Once there are set targets for goals like renewable energy we should expect that these issues will attract more attention from politicians. Once established and regularly reported, measures for targets like renewable energy and accessible green spaces in cities will create incentives for politicians to act. If they don’t, the public will have relevant information to track progress.

The SDGs are an important step to quantify and force progress.

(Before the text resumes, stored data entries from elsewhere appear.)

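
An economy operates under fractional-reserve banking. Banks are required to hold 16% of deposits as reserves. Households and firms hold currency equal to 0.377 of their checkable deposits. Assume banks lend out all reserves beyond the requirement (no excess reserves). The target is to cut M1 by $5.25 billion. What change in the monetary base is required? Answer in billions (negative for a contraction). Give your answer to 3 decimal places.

The money multiplier is m = (1 + c) / (rr + c) = (1 + 0.377) / (0.16 + 0.377) ≈ 2.56425.
ΔMB = ΔM / m = (−5.25) / 2.56425 ≈ -2.0474 billion.

-2.047 billion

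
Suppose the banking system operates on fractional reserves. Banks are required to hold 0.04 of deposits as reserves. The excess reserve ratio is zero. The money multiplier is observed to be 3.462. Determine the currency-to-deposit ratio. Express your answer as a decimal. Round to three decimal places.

0.350

Using m = 3.462. From m = (1 + c)/(c + rr + e), rearranging gives 1 + c = m·(c + rr + e), so c·(1 − m) = m·(rr + e) − 1.
Hence c = [m·(rr + e) − 1]/(1 − m) = [3.462 × (0.04 + 0) − 1] / (1 − 3.462) ≈ 0.349927.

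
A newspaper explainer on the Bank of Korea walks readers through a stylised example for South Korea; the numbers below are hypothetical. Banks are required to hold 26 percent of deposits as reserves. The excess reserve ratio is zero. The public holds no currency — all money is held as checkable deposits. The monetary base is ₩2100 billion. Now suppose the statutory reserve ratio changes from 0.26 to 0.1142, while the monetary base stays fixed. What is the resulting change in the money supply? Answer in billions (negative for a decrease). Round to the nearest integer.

Initially m₁ = 1 / (0.26) ≈ 3.84615, so M₁ = 3.84615 × 2100 = 8076.915 billion.
After the change m₂ = 1 / (0.1142) ≈ 8.75657, so M₂ = 8.75657 × 2100 = 18388.797 billion.
ΔM = M₂ − M₁ = 18388.797 − 8076.915 = 10311.882 billion.

₩10312 billion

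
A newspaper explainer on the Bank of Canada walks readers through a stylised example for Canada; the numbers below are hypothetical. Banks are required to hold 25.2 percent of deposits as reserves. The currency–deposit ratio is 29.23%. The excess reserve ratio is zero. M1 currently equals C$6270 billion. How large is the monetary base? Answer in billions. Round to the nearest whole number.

C$2641 billion

The money multiplier is m = (1 + c) / (rr + c) = (1 + 0.2923) / (0.252 + 0.2923) ≈ 2.37424.
MB = M / m = 6270 / 2.37424 ≈ 2640.8451 billion.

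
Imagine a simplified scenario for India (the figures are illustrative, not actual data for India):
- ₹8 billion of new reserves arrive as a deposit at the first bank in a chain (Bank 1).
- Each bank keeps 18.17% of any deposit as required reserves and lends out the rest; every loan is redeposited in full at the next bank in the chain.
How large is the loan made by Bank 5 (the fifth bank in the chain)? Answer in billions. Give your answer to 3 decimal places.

₹2.935 billion

Each bank lends a fraction (1 − rr) = 0.8183 of the deposit it receives, so Bank 5 receives 8·0.8183^4 and lends 8·0.8183^5 ≈ 2.9353 billion.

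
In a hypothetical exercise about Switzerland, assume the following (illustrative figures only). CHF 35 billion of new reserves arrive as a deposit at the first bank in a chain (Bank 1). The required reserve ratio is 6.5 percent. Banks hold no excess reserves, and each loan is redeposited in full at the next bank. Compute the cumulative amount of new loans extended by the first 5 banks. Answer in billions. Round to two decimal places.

CHF 143.69 billion

Bank i lends (1 − rr)^i of the original deposit: Bank 1 lends 35·0.9350 = 32.7250, Bank 2 lends 35·0.9350² ≈ 30.5979, and so on.
Summing a geometric series: total = 35·[0.9350·(1 − 0.9350^5) / (1 − 0.9350)] ≈ 143.6920 billion.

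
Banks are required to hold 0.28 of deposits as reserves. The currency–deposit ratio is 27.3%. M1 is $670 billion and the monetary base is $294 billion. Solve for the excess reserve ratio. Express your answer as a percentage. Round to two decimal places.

Using m = M/MB = 670/294 ≈ 2.278912. Since m = (1 + c)/(c + rr + e), the denominator satisfies c + rr + e = (1 + c)/m = (1 + 0.273) / 2.278912 ≈ 0.558600.
With c = 0.273 and rr = 0.28, the excess reserve ratio is 0.558600 − 0.273 − 0.28 = 0.0056.

0.56%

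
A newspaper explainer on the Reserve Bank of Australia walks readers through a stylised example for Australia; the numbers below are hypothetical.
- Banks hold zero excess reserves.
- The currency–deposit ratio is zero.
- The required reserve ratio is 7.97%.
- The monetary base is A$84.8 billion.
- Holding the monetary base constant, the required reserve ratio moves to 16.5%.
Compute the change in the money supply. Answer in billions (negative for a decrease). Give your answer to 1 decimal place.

Initially m₁ = 1 / (0.0797) ≈ 12.5471, so M₁ = 12.5471 × 84.8 ≈ 1063.9941 billion.
After the change m₂ = 1 / (0.165) ≈ 6.0606, so M₂ = 6.0606 × 84.8 ≈ 513.9389 billion.
ΔM = M₂ − M₁ = 513.9389 − 1063.9941 = -550.0552 billion.

-550.1 billion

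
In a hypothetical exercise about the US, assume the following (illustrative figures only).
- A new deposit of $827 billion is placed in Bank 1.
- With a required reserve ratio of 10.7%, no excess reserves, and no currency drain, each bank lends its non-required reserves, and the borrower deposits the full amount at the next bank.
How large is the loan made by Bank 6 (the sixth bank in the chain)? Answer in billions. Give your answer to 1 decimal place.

$419.4 billion

Each bank lends a fraction (1 − rr) = 0.8930 of the deposit it receives, so Bank 6 receives 827·0.8930^5 and lends 827·0.8930^6 ≈ 419.3863 billion.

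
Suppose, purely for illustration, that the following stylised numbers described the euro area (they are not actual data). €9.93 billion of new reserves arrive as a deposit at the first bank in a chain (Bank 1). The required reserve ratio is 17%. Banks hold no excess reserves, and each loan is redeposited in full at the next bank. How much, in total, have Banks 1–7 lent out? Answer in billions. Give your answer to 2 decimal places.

Bank i lends (1 − rr)^i of the original deposit: Bank 1 lends 9.93·0.8300 = 8.2419, Bank 2 lends 9.93·0.8300² ≈ 6.8408, and so on.
Summing a geometric series: total = 9.93·[0.8300·(1 − 0.8300^7) / (1 − 0.8300)] ≈ 35.3257 billion.

€35.33 billion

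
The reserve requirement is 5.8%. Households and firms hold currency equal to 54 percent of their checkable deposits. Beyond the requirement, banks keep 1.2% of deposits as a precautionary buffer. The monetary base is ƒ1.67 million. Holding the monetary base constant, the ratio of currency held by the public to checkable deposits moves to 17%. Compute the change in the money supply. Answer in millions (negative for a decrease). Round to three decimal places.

ƒ3.925 million

Initially m₁ = (1 + 0.54) / (0.058 + 0.012 + 0.54) ≈ 2.52459, so M₁ = 2.52459 × 1.67 ≈ 4.2161 million.
After the change m₂ = (1 + 0.17) / (0.058 + 0.012 + 0.17) = 4.87500, so M₂ = 4.87500 × 1.67 ≈ 8.1412 million.
ΔM = M₂ − M₁ = 8.1412 − 4.2161 = 3.9251 million.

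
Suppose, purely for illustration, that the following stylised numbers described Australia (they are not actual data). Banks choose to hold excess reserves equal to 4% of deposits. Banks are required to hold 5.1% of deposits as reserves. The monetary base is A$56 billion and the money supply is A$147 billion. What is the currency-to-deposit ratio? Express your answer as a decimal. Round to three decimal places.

0.468

Using m = M/MB = 147/56 = 2.625000. From m = (1 + c)/(c + rr + e), rearranging gives 1 + c = m·(c + rr + e), so c·(1 − m) = m·(rr + e) − 1.
Hence c = [m·(rr + e) − 1]/(1 − m) = [2.625000 × (0.051 + 0.04) − 1] / (1 − 2.625000) ≈ 0.468385.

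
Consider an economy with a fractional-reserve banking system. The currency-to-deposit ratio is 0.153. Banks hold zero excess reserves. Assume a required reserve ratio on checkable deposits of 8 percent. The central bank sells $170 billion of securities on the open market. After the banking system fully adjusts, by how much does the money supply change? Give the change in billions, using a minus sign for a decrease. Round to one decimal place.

-841.2 billion

The money multiplier is m = (1 + c) / (rr + c) = (1 + 0.153) / (0.08 + 0.153) ≈ 4.94850.
The sale removes 170 billion of base, so ΔM = m × ΔMB = 4.94850 × (−170) = -841.245 billion.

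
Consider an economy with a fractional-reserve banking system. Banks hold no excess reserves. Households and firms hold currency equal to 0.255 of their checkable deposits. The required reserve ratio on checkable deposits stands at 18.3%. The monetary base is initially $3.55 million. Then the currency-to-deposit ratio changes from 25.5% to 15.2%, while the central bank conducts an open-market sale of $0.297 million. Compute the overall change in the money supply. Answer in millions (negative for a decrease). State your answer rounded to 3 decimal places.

$1.015 million

Before: m₁ = (1 + 0.255) / (0.183 + 0.255) ≈ 2.86530, MB₁ = 3.55, so M₁ = 2.86530 × 3.55 ≈ 10.1718 million.
After: m₂ = (1 + 0.152) / (0.183 + 0.152) ≈ 3.43881, MB₂ = 3.55 − 0.297 = 3.253, so M₂ = 3.43881 × 3.253 ≈ 11.1864 million.
ΔM = M₂ − M₁ = 11.1864 − 10.1718 = 1.0146 million.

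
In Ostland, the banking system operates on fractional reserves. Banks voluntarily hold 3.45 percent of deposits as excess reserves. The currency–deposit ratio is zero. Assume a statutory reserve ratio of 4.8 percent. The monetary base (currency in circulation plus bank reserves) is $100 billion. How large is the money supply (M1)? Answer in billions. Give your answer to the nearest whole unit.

The money multiplier is m = 1 / (rr + e) = 1 / (0.048 + 0.0345) ≈ 12.1212.
So M = m × MB = 12.1212 × 100 = 1212.12 billion.

$1212 billion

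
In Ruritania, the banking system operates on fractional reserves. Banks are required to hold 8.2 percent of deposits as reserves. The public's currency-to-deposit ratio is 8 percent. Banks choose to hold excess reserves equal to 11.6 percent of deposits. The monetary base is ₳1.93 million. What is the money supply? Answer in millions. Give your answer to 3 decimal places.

₳7.498 million

The money multiplier is m = (1 + c) / (rr + e + c) = (1 + 0.08) / (0.082 + 0.116 + 0.08) ≈ 3.88489.
So M = m × MB = 3.88489 × 1.93 ≈ 7.4978 million.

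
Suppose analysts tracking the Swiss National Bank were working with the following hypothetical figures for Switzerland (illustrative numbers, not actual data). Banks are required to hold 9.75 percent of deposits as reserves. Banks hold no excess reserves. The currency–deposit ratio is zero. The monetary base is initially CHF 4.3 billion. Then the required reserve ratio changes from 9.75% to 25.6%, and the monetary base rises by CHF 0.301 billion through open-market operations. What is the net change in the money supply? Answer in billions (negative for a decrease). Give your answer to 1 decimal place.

-26.1 billion

Before: m₁ = 1 / (0.0975) ≈ 10.2564, MB₁ = 4.3, so M₁ = 10.2564 × 4.3 ≈ 44.1025 billion.
After: m₂ = 1 / (0.256) ≈ 3.9062, MB₂ = 4.3 + 0.301 = 4.601, so M₂ = 3.9062 × 4.601 ≈ 17.9724 billion.
ΔM = M₂ − M₁ = 17.9724 − 44.1025 = -26.1301 billion.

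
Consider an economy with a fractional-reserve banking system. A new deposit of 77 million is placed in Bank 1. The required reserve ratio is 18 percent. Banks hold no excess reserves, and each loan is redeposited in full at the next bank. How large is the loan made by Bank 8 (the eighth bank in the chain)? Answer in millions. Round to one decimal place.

Each bank lends a fraction (1 − rr) = 0.8200 of the deposit it receives, so Bank 8 receives 77·0.8200^7 and lends 77·0.8200^8 ≈ 15.7399 million.

15.7 million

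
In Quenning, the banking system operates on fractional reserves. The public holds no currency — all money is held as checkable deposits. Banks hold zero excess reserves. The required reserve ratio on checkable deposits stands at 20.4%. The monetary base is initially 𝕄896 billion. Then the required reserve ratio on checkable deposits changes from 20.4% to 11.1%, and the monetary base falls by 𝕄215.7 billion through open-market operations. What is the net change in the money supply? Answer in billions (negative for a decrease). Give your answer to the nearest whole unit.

𝕄1737 billion

Before: m₁ = 1 / (0.204) ≈ 4.9020, MB₁ = 896, so M₁ = 4.9020 × 896 = 4392.192 billion.
After: m₂ = 1 / (0.111) ≈ 9.0090, MB₂ = 896 − 215.7 = 680.3, so M₂ = 9.0090 × 680.3 = 6128.8227 billion.
ΔM = M₂ − M₁ = 6128.8227 − 4392.192 = 1736.6307 billion.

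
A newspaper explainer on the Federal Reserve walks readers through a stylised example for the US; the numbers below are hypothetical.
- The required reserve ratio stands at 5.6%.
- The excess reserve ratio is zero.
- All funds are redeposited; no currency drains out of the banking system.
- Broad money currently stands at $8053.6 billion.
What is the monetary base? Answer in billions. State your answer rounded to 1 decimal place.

$451.0 billion

With no currency drain and no excess reserves, the money multiplier is m = 1/rr = 1/0.056 ≈ 17.857143.
The monetary base is MB = M / m = 8053.6 / 17.857143 ≈ 451.0016 billion.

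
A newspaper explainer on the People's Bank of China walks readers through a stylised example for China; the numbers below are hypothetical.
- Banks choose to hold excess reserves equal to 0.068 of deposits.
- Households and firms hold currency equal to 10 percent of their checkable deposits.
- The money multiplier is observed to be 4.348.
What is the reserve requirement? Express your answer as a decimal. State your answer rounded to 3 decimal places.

Using m = 4.348. Since m = (1 + c)/(c + rr + e), the denominator satisfies c + rr + e = (1 + c)/m = (1 + 0.1) / 4.348 ≈ 0.252990.
With c = 0.1 and e = 0.068, the reserve requirement is 0.252990 − 0.1 − 0.068 = 0.08499.

0.085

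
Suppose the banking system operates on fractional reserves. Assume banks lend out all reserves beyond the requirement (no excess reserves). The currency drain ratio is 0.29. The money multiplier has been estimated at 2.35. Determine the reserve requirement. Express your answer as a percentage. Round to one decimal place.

25.9%

Using m = 2.35. Since m = (1 + c)/(c + rr + e), the denominator satisfies c + rr + e = (1 + c)/m = (1 + 0.29) / 2.35 ≈ 0.548936.
With c = 0.29 and e = 0, the reserve requirement is 0.548936 − 0.29 − 0 = 0.258936.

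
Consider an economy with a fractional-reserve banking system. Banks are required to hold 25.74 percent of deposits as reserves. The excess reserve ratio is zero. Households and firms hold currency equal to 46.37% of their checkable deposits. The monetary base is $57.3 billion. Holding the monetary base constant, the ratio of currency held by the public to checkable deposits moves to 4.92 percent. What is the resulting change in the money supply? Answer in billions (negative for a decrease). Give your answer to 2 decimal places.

$79.77 billion

Initially m₁ = (1 + 0.4637) / (0.2574 + 0.4637) ≈ 2.02982, so M₁ = 2.02982 × 57.3 ≈ 116.3087 billion.
After the change m₂ = (1 + 0.0492) / (0.2574 + 0.0492) ≈ 3.42205, so M₂ = 3.42205 × 57.3 ≈ 196.0835 billion.
ΔM = M₂ − M₁ = 196.0835 − 116.3087 = 79.7748 billion.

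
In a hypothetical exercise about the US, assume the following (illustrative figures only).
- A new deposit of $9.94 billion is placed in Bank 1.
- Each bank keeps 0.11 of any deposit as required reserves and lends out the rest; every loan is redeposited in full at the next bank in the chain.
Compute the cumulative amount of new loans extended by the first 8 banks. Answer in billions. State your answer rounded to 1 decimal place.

$48.8 billion

Bank i lends (1 − rr)^i of the original deposit: Bank 1 lends 9.94·0.8900 = 8.8466, Bank 2 lends 9.94·0.8900² ≈ 7.8735, and so on.
Summing a geometric series: total = 9.94·[0.8900·(1 − 0.8900^8) / (1 − 0.8900)] ≈ 48.7642 billion.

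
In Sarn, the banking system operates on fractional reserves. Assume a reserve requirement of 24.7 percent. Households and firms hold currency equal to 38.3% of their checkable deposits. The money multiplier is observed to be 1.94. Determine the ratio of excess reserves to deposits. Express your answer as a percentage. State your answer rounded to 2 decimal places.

Using m = 1.94. Since m = (1 + c)/(c + rr + e), the denominator satisfies c + rr + e = (1 + c)/m = (1 + 0.383) / 1.94 ≈ 0.712887.
With c = 0.383 and rr = 0.247, the ratio of excess reserves to deposits is 0.712887 − 0.383 − 0.247 = 0.082887.

8.29%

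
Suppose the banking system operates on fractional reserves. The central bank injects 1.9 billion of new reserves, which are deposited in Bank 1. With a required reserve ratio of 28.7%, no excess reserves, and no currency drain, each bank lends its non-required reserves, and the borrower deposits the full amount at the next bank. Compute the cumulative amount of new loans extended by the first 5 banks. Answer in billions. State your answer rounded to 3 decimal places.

Bank i lends (1 − rr)^i of the original deposit: Bank 1 lends 1.9·0.7130 = 1.3547, Bank 2 lends 1.9·0.7130² ≈ 0.9659, and so on.
Summing a geometric series: total = 1.9·[0.7130·(1 − 0.7130^5) / (1 − 0.7130)] ≈ 3.8504 billion.

3.850 billion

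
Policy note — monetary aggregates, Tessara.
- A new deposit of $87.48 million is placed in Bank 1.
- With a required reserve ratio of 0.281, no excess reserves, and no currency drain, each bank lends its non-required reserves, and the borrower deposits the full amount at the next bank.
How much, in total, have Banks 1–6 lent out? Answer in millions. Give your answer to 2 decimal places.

Bank i lends (1 − rr)^i of the original deposit: Bank 1 lends 87.48·0.7190 ≈ 62.8981, Bank 2 lends 87.48·0.7190² ≈ 45.2237, and so on.
Summing a geometric series: total = 87.48·[0.7190·(1 − 0.7190^6) / (1 − 0.7190)] ≈ 192.9121 million.

$192.91 million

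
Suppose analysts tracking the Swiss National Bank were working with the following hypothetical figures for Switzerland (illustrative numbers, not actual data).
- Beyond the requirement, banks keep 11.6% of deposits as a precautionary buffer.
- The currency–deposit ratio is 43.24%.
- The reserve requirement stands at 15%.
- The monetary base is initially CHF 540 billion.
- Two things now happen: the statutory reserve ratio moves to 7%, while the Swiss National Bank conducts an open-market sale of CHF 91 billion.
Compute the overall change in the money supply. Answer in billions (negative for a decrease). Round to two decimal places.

Before: m₁ = (1 + 0.4324) / (0.15 + 0.116 + 0.4324) ≈ 2.050974, MB₁ = 540, so M₁ = 2.050974 × 540 ≈ 1107.526 billion.
After: m₂ = (1 + 0.4324) / (0.07 + 0.116 + 0.4324) ≈ 2.316300, MB₂ = 540 − 91 = 449, so M₂ = 2.316300 × 449 = 1040.0187 billion.
ΔM = M₂ − M₁ = 1040.0187 − 1107.526 = -67.5073 billion.

-67.51 billion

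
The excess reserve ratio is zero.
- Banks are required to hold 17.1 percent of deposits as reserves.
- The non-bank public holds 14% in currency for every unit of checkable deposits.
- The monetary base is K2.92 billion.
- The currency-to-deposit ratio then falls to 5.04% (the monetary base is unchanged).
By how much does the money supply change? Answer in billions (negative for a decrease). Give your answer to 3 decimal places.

Initially m₁ = (1 + 0.14) / (0.171 + 0.14) ≈ 3.66559, so M₁ = 3.66559 × 2.92 ≈ 10.7035 billion.
After the change m₂ = (1 + 0.0504) / (0.171 + 0.0504) ≈ 4.74435, so M₂ = 4.74435 × 2.92 ≈ 13.8535 billion.
ΔM = M₂ − M₁ = 13.8535 − 10.7035 = 3.15 billion.

K3.150 billion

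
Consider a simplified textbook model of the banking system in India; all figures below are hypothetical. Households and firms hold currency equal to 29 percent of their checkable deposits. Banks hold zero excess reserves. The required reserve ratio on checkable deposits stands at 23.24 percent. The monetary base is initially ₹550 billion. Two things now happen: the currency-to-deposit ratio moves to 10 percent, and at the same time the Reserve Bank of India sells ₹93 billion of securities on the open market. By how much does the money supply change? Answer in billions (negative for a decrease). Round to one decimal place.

₹154.2 billion

Before: m₁ = (1 + 0.29) / (0.2324 + 0.29) ≈ 2.46937, MB₁ = 550, so M₁ = 2.46937 × 550 = 1358.1535 billion.
After: m₂ = (1 + 0.1) / (0.2324 + 0.1) ≈ 3.30927, MB₂ = 550 − 93 = 457, so M₂ = 3.30927 × 457 ≈ 1512.3364 billion.
ΔM = M₂ − M₁ = 1512.3364 − 1358.1535 = 154.1829 billion.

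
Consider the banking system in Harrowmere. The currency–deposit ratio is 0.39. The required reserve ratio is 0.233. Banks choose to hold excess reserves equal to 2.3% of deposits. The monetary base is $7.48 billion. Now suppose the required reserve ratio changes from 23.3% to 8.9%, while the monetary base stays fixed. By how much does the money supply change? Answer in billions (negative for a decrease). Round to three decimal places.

Initially m₁ = (1 + 0.39) / (0.233 + 0.023 + 0.39) ≈ 2.15170, so M₁ = 2.15170 × 7.48 ≈ 16.0947 billion.
After the change m₂ = (1 + 0.39) / (0.089 + 0.023 + 0.39) ≈ 2.76892, so M₂ = 2.76892 × 7.48 ≈ 20.7115 billion.
ΔM = M₂ − M₁ = 20.7115 − 16.0947 = 4.6168 billion.

$4.617 billion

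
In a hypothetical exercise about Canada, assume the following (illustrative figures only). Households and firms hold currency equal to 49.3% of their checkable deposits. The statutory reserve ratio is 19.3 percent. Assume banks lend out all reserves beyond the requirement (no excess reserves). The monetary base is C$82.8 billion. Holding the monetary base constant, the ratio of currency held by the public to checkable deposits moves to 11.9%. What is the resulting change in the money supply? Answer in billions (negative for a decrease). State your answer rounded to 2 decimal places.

C$116.76 billion

Initially m₁ = (1 + 0.493) / (0.193 + 0.493) ≈ 2.17638, so M₁ = 2.17638 × 82.8 ≈ 180.2043 billion.
After the change m₂ = (1 + 0.119) / (0.193 + 0.119) ≈ 3.58654, so M₂ = 3.58654 × 82.8 ≈ 296.9655 billion.
ΔM = M₂ − M₁ = 296.9655 − 180.2043 = 116.7612 billion.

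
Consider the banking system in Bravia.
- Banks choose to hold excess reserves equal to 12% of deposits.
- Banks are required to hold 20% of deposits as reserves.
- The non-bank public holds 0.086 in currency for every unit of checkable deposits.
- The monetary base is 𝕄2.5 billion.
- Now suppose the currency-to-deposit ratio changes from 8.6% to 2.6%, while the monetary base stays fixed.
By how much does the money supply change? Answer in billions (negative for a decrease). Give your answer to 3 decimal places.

𝕄0.726 billion

Initially m₁ = (1 + 0.086) / (0.2 + 0.12 + 0.086) ≈ 2.67488, so M₁ = 2.67488 × 2.5 = 6.6872 billion.
After the change m₂ = (1 + 0.026) / (0.2 + 0.12 + 0.026) ≈ 2.96532, so M₂ = 2.96532 × 2.5 = 7.4133 billion.
ΔM = M₂ − M₁ = 7.4133 − 6.6872 = 0.7261 billion.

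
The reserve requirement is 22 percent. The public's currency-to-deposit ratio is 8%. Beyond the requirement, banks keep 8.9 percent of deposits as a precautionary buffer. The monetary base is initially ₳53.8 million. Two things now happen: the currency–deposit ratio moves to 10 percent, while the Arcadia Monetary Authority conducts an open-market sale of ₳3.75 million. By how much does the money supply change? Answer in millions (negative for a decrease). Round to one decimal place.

-14.8 million

Before: m₁ = (1 + 0.08) / (0.22 + 0.089 + 0.08) ≈ 2.7763, MB₁ = 53.8, so M₁ = 2.7763 × 53.8 ≈ 149.3649 million.
After: m₂ = (1 + 0.1) / (0.22 + 0.089 + 0.1) ≈ 2.6895, MB₂ = 53.8 − 3.75 = 50.05, so M₂ = 2.6895 × 50.05 ≈ 134.6095 million.
ΔM = M₂ − M₁ = 134.6095 − 149.3649 = -14.7554 million.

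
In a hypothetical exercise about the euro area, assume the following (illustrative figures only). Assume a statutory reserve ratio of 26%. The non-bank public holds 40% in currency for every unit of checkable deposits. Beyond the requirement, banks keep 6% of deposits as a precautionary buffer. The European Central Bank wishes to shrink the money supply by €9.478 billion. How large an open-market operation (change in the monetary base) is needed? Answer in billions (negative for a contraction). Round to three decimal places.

-4.874 billion

The money multiplier is m = (1 + c) / (rr + e + c) = (1 + 0.4) / (0.26 + 0.06 + 0.4) ≈ 1.94444.
ΔMB = ΔM / m = (−9.478) / 1.94444 ≈ -4.8744 billion.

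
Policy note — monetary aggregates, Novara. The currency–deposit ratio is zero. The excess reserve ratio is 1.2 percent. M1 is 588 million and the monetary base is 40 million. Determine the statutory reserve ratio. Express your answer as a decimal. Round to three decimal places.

0.056

Using m = M/MB = 588/40 = 14.700000. Since m = (1 + c)/(c + rr + e), the denominator satisfies c + rr + e = (1 + c)/m = (1 + 0) / 14.700000 ≈ 0.068027.
With c = 0 and e = 0.012, the statutory reserve ratio is 0.068027 − 0 − 0.012 = 0.056027.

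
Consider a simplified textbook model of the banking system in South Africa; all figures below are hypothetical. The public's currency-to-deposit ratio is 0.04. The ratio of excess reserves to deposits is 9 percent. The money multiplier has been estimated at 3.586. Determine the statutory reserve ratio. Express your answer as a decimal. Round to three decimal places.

Using m = 3.586. Since m = (1 + c)/(c + rr + e), the denominator satisfies c + rr + e = (1 + c)/m = (1 + 0.04) / 3.586 ≈ 0.290017.
With c = 0.04 and e = 0.09, the statutory reserve ratio is 0.290017 − 0.04 − 0.09 = 0.160017.

0.160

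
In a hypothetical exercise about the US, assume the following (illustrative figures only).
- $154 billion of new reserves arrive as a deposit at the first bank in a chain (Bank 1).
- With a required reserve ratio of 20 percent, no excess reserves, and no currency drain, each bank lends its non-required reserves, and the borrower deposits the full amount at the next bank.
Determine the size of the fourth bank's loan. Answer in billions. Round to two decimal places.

$63.08 billion

Each bank lends a fraction (1 − rr) = 0.8000 of the deposit it receives, so Bank 4 receives 154·0.8000^3 and lends 154·0.8000^4 = 63.0784 billion.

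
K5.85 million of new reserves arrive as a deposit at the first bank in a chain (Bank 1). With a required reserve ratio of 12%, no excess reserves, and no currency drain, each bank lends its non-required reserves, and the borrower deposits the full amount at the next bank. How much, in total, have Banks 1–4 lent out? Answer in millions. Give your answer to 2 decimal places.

K17.17 million

Bank i lends (1 − rr)^i of the original deposit: Bank 1 lends 5.85·0.8800 = 5.1480, Bank 2 lends 5.85·0.8800² ≈ 4.5302, and so on.
Summing a geometric series: total = 5.85·[0.8800·(1 − 0.8800^4) / (1 − 0.8800)] ≈ 17.1731 million.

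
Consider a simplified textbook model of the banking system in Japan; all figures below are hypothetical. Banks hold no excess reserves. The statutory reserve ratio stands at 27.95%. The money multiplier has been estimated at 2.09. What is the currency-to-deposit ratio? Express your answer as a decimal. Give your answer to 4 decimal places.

Using m = 2.09. From m = (1 + c)/(c + rr + e), rearranging gives 1 + c = m·(c + rr + e), so c·(1 − m) = m·(rr + e) − 1.
Hence c = [m·(rr + e) − 1]/(1 − m) = [2.09 × (0.2795 + 0) − 1] / (1 − 2.09) ≈ 0.381509.

0.3815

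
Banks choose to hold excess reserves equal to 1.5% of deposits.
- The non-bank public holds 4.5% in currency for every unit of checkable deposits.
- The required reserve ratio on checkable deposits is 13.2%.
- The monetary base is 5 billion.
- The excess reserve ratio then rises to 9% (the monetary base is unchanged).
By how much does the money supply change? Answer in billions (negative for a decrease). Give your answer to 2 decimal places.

-7.64 billion

Initially m₁ = (1 + 0.045) / (0.132 + 0.015 + 0.045) ≈ 5.4427, so M₁ = 5.4427 × 5 = 27.2135 billion.
After the change m₂ = (1 + 0.045) / (0.132 + 0.09 + 0.045) ≈ 3.9139, so M₂ = 3.9139 × 5 = 19.5695 billion.
ΔM = M₂ − M₁ = 19.5695 − 27.2135 = -7.644 billion.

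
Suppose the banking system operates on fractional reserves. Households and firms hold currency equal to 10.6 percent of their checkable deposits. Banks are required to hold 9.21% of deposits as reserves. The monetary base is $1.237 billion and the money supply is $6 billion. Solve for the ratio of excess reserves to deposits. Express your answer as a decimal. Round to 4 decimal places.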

Unlike our current metrics, the SDGs will be a common set of goals and measures able to track progress and provide real baselines and comparisons of what matters most.

We’re under way

Institutions with longer time horizons – universities, NGOs, statisticians and think tanks etc – are already on board. SDGs are now on the agenda of conferences across sectors of society from the National Farmers Federation through to the Australian Bureau of Statistics and the Department of Foreign Affairs and Trade. They touch all sectors and every institution has a place within one of the goals.

With the goals and targets in place, work is being undertaken across institutional stakeholders to develop policy tools and frameworks. This strengthens the opportunity for evidence-based policy that relies on past data, present benchmarking and quality evaluation. SDG networks and associations, such as SDSN Australia/Pacific, have been formed to foster the development of the actual metrics.

SDGs will filter out to the public one headline and press release at a time. Expect to see headlines like “Norway, number 1 in education, what are they doing and what can we learn from it?”.

Unlike our current metrics, the SDGs will be a common set of goals and measures able to track progress and provide real baselines and comparisons of what matters most.